Closed jkhong99 closed 2 years ago
Hi @jkhong99 great question!
The surface normals in omnidata are encoded the same way as 2D3DS. The images are stored as RGB images with values between 0 and 1, that should be remapped to between -1 and 1. and a vector of (0,0,1) faces towards the camera. Here's the dataloader transform that I use to make things work with pytorch3d.
def transform_normal_cam():
'''
2D3DS space: +X right, +Y down, +Z from screen to me
Pytorch3D space: +X left, +Y up, +Z from me to screen
'''
totensor = transforms.ToTensor()
def _thunk(x):
x2 = -(totensor(x) - 0.5) * 2.0
x2[-1,...] *= -1
return x2
return _thunk
why the z component of tensor x multiply -1 twice?
why the z component of tensor x multiply -1 twice?

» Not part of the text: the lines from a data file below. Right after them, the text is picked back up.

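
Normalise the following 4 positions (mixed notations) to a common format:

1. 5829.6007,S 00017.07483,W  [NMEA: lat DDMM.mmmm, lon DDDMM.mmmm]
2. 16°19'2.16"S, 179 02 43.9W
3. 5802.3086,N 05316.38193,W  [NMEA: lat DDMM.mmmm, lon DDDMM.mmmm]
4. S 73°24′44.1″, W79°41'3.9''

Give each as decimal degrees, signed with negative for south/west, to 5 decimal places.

Point 1:
  Lat: split at 2 digits → 58° and 29.6007′; 58 + 29.6007/60 = 58.493345
  S ⇒ negate
  Lon: degrees = first 3 digits = 0, minutes = 17.07483; 0 + 17.07483/60 = 0.284581
  W ⇒ negate
Point 2:
  Lat: 16° + 19/60 + 2.16/3600 = 16 + 0.316667 + 0.000600 = 16.317267
  S ⇒ negate
  Longitude: 2′ + 43.9″ = 2.73167′; 179 + 2.73167/60 = 179.045528
  hemisphere W, so the sign is −
Point 3:
  φ: split at 2 digits → 58° and 2.3086′; 58 + 2.3086/60 = 58.038477
  N ⇒ keep positive
  Longitude: split at 3 digits → 053° and 16.38193′; 53 + 16.38193/60 = 53.273032
  hemisphere W, so the sign is −
Point 4:
  Lat: 73° + 24/60 + 44.1/3600 = 73 + 0.400000 + 0.012250 = 73.412250
  S → negative
  Lon: 41′ + 3.9″ = 41.06500′; 79 + 41.06500/60 = 79.684417
  W → negative

1. -58.49335, -0.28458
2. -16.31727, -179.04553
3. 58.03848, -53.27303
4. -73.41225, -79.68442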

@alexsax I have the same question. why the z component of tensor x multiply -1 twice? If I don't get you wrong, the +Z direction of 2D3DS and Pytorch3D are opposite, so we should only multiply -1 only once?
Hello, Could you let us know which coordinate system the network using? I have checked the network output, but it seems the surface normal vector is not aligned with (left wall, right wall, floor). Also could you let me know how can I align your surface normal output (x, y, z) to (left wall, right wall, floor) vector?